Attributed to Deej, a non-speaking man with autism.

If these messages are indeed—as we believe them to be—elicited through facilitated communication, how is it that multiple facilitators are converging on similar notions of the sensory experience in autism? Notions, that is, of sensory hyper-specificity and fragmentation, combined with an exotic intermingling of the different senses and/or an overall sensory disorganization.

Some of this convergence may reflect a need that is common to many facilitators: the need to explain, at least subconsciously to themselves, how the person they’re facilitating can seem so tuned out and distracted while having so much to say about the broader world.

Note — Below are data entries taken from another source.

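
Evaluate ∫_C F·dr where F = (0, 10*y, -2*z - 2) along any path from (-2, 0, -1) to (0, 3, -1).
45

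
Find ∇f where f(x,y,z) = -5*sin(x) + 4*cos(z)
(-5*cos(x), 0, -4*sin(z))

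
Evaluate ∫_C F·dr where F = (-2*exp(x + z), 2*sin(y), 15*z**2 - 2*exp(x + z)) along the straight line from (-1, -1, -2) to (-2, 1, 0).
-2*exp(-2) + 2*exp(-3) + 40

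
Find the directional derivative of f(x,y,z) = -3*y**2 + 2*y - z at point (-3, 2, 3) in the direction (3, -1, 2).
4*sqrt(14)/7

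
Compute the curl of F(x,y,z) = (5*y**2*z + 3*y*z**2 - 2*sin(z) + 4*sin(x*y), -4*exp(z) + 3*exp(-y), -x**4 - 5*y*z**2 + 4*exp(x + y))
(-5*z**2 + 4*exp(z) + 4*exp(x + y), 4*x**3 + 5*y**2 + 6*y*z - 4*exp(x + y) - 2*cos(z), -4*x*cos(x*y) - 10*y*z - 3*z**2)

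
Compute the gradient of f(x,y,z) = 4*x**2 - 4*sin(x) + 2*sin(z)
(8*x - 4*cos(x), 0, 2*cos(z))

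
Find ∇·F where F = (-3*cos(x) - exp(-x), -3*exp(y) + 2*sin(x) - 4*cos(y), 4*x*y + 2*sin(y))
-3*exp(y) + 3*sin(x) + 4*sin(y) + exp(-x)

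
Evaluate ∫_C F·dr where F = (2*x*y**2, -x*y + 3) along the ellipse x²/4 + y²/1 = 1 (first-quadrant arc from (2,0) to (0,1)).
1/3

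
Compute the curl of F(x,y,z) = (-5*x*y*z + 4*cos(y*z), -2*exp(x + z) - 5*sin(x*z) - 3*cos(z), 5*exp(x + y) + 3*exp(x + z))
(5*x*cos(x*z) + 5*exp(x + y) + 2*exp(x + z) - 3*sin(z), -5*x*y - 4*y*sin(y*z) - 5*exp(x + y) - 3*exp(x + z), 5*x*z + 4*z*sin(y*z) - 5*z*cos(x*z) - 2*exp(x + z))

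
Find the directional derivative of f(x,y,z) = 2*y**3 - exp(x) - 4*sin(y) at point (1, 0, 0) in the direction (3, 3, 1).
3*sqrt(19)*(-4 - E)/19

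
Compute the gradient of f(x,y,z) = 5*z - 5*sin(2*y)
(0, -10*cos(2*y), 5)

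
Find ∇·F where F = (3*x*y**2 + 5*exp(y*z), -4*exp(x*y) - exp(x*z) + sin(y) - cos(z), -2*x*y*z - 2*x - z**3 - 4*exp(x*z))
-2*x*y - 4*x*exp(x*y) - 4*x*exp(x*z) + 3*y**2 - 3*z**2 + cos(y)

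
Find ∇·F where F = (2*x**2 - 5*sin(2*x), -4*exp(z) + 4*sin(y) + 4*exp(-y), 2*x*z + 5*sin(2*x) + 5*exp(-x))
6*x - 10*cos(2*x) + 4*cos(y) - 4*exp(-y)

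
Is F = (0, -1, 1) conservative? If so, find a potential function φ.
Yes, F is conservative. φ = -y + z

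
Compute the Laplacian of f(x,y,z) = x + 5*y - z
0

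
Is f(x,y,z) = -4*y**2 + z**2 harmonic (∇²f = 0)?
No, ∇²f = -6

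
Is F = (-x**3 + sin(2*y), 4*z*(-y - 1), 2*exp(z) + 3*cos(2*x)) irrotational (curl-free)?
No, ∇×F = (4*y + 4, 6*sin(2*x), -2*cos(2*y))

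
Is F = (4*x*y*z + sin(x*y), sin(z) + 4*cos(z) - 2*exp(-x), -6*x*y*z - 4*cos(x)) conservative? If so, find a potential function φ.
No, ∇×F = (-6*x*z + 4*sin(z) - cos(z), 4*x*y + 6*y*z - 4*sin(x), -4*x*z - x*cos(x*y) + 2*exp(-x)) ≠ 0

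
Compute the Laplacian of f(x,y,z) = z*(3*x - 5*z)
-10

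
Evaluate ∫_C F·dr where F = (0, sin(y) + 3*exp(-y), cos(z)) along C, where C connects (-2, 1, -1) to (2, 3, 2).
-3*exp(-3) + sin(2) - cos(3) + 3*exp(-1) + sqrt(2)*sin(pi/4 + 1)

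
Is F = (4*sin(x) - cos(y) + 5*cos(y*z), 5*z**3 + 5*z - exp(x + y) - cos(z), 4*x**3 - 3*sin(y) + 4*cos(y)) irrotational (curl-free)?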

But part of if, I suspect, comes from a set of memes that have spread from certain first-hand accounts of autism: accounts whose authorship, unlike that of the above testimonials, is not in doubt. I’m thinking of Asperger’s memoirs like Donna Williams’ Nobody Nowhere, Temple Grandin’s Thinking in Pictures, and Daniel Tammet’s Born on a Blue Day. There are dozens of Asperger’s memoirs out there (I’ve just done a survey), but these are among the best selling.

Most Asperger’s memoirs focus on social challenges; many also discuss obsessive interests, sensory sensitivities, and problems with sensory overload. But their most interesting, compelling material lies in the personal stories they tell. For example, we have John Elder Robison’s account, in Look Me in the Eye, of pranks like hanging a department store dummy from an electric tower above a gigantic burning pentagram in the middle of the night and, later, designing special-effects guitars for KISS.

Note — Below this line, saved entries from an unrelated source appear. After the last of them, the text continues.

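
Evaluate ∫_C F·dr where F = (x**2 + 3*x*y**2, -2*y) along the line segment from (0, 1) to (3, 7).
651/2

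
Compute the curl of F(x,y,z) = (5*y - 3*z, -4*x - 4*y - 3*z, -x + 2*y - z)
(5, -2, -9)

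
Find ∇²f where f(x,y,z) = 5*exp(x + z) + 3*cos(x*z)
-3*x**2*cos(x*z) - 3*z**2*cos(x*z) + 10*exp(x + z)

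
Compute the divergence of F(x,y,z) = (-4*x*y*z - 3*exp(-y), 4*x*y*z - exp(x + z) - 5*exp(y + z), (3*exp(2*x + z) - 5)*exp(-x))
4*x*z - 4*y*z + 3*exp(x + z) - 5*exp(y + z)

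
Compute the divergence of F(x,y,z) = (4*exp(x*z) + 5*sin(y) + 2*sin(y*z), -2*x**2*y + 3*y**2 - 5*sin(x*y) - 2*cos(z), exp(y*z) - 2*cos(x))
-2*x**2 - 5*x*cos(x*y) + y*exp(y*z) + 6*y + 4*z*exp(x*z)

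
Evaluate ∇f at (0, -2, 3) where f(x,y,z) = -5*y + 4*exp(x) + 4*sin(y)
(4, -5 + 4*cos(2), 0)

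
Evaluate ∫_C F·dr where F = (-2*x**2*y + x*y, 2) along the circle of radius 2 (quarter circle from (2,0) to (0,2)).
4/3 + 2*pi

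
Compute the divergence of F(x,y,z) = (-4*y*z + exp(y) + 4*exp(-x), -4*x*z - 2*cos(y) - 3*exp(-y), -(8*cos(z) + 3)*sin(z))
2*sin(y) - 3*cos(z) - 8*cos(2*z) + 3*exp(-y) - 4*exp(-x)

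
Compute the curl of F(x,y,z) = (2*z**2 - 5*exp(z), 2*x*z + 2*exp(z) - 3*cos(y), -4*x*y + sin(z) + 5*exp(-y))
(-6*x - 2*exp(z) - 5*exp(-y), 4*y + 4*z - 5*exp(z), 2*z)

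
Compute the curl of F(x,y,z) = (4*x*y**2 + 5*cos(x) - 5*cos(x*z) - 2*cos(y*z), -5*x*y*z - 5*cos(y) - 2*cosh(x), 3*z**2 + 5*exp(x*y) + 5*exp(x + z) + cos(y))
(5*x*y + 5*x*exp(x*y) - sin(y), 5*x*sin(x*z) - 5*y*exp(x*y) + 2*y*sin(y*z) - 5*exp(x + z), -8*x*y - 5*y*z - 2*z*sin(y*z) - 2*sinh(x))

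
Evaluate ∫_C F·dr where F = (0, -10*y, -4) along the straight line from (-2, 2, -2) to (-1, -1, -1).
11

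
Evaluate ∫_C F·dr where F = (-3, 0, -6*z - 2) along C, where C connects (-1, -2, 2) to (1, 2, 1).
5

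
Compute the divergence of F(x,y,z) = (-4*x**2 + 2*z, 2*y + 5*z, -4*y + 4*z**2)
-8*x + 8*z + 2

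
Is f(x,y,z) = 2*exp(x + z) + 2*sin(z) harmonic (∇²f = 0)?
No, ∇²f = 4*exp(x + z) - 2*sin(z)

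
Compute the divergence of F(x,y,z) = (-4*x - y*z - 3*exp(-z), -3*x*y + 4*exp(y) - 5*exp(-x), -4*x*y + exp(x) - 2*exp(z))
-3*x + 4*exp(y) - 2*exp(z) - 4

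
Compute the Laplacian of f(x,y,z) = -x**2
-2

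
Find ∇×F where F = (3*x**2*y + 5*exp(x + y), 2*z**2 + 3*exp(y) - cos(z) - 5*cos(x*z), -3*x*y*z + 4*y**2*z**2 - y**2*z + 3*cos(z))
(-3*x*z - 5*x*sin(x*z) + 8*y*z**2 - 2*y*z - 4*z - sin(z), 3*y*z, -3*x**2 + 5*z*sin(x*z) - 5*exp(x + y))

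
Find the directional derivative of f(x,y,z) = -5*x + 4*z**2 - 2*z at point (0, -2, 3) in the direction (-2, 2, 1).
32/3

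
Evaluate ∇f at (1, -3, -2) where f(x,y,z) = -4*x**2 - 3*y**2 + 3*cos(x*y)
(-8 - 9*sin(3), 3*sin(3) + 18, 0)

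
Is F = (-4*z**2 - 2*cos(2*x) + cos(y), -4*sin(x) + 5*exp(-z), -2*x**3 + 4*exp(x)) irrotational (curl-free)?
No, ∇×F = (5*exp(-z), 6*x**2 - 8*z - 4*exp(x), sin(y) - 4*cos(x))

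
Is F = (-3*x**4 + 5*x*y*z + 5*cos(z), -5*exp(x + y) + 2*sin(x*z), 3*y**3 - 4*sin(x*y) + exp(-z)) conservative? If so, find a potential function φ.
No, ∇×F = (-4*x*cos(x*y) - 2*x*cos(x*z) + 9*y**2, 5*x*y + 4*y*cos(x*y) - 5*sin(z), -5*x*z + 2*z*cos(x*z) - 5*exp(x + y)) ≠ 0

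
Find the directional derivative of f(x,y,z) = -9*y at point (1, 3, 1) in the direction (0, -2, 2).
9*sqrt(2)/2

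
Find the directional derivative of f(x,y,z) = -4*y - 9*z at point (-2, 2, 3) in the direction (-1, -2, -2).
26/3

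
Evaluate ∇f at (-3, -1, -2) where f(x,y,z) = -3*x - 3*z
(-3, 0, -3)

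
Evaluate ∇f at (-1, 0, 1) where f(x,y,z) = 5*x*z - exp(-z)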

But Thinking in Pictures and Born on a Blue Day offer something else that many people find at least as compelling—something that feeds the world’s abiding urge to fetishize autism; to see it as some combination of magical powers and exotic ways of being. 

Temple Grandin’s magic and exoticism is embedded in her memoir’s title. “I think in pictures,” read the opening lines, “I translate both spoken and written words into full-color movies, complete with sound, which run like a VCR tape in my head.” Grandin also discusses having a mental rolodex of vivid images that contain exemplars for all the nouns in her vocabulary. Under the heading “dog” she can flip through all the dogs she’s ever seen; under the subheading Great Dane, all the Great Danes she’s ever known.

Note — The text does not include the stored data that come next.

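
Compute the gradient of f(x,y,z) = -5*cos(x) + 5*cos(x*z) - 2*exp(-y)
(-5*z*sin(x*z) + 5*sin(x), 2*exp(-y), -5*x*sin(x*z))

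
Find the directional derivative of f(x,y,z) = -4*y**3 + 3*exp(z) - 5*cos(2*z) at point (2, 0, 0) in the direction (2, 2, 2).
sqrt(3)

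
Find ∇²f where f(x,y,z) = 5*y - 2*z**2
-4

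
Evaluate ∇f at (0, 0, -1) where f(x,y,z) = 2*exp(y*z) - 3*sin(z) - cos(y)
(0, -2, -3*cos(1))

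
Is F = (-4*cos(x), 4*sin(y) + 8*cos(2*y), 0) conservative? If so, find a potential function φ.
Yes, F is conservative. φ = -4*sin(x) + 4*sin(2*y) - 4*cos(y)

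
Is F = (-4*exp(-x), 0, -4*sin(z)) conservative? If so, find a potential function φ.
Yes, F is conservative. φ = 4*cos(z) + 4*exp(-x)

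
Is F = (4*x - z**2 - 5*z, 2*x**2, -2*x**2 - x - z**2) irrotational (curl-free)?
No, ∇×F = (0, 4*x - 2*z - 4, 4*x)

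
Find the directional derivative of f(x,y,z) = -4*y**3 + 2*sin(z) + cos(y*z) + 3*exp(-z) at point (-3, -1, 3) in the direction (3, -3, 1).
sqrt(19)*(2*exp(3)*cos(3) - 10*exp(3)*sin(3) - 3 + 36*exp(3))*exp(-3)/19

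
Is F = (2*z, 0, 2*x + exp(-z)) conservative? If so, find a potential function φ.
Yes, F is conservative. φ = 2*x*z - exp(-z)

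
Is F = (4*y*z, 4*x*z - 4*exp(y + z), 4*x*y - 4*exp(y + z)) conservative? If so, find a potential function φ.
Yes, F is conservative. φ = 4*x*y*z - 4*exp(y + z)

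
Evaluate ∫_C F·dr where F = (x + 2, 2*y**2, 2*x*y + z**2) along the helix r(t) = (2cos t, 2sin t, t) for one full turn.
8*pi**3/3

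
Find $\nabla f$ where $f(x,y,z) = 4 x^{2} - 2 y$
(8*x, -2, 0)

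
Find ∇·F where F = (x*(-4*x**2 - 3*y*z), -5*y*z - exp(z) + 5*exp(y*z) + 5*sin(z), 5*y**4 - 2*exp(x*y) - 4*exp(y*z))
-12*x**2 - 3*y*z - 4*y*exp(y*z) + 5*z*exp(y*z) - 5*z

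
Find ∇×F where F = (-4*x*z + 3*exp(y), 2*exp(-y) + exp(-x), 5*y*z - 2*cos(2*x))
(5*z, -4*x - 4*sin(2*x), -3*exp(y) - exp(-x))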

Daniel Tammet’s title, “Born on a Blue Day”, similarly evokes what’s exotic and magical about him. Open the book and you see it elaborated on the book jacket: “Daniel Tammet sees numbers as shapes, colors, and textures, and he can perform extraordinary calculations in his head.”

Besides Grandin’s vivid images and Tammet’s synthesia, there are Donna Williams’ accounts of her heightened and fractured senses. In Nobody Nowhere we read about the tiny whips and spots that haunt her bedroom at night, which she attributes to having vision so acute that she detects air particles. In more recent blog posts, Williams tells of her various agnosias: “simultagnosia” (context blindness); “associative agnosia" (why she confuses the garlic crusher and the can opener and can’t tell that two people are talking to each other); and “integrative agnosia”, which she also calls “mono-channeling” (why she can’t combine distinct sensory channels into a whole).

These accounts, I suspect, vary in their reliability and accuracy, but what matters is that many people are intrigued enough to be reading them—and intrigued enough for these exotic notions of autism to spread into the broader autism universe. The most infectious memes—the synesthesia, the accumulation of hundreds of specific images, the mono-channeling, the seemingly out-of-nowhere savant skills—will reach parents and other facilitators and will subtly influence how they, in turn, influence the extended index fingers of the autistic individuals they facilitate.

This, despite the fact that, if the authentic autism memoirs (not to mention the accumulating science of autism) are to be believed, most of these sensory phenomena (along with the out-of-nowhere savantism) are not generally characteristic of the autism experience.

Of course, that’s not to say that the autism experience isn’t full of compelling phenomena. It’s just that many people are looking in precisely the wrong places.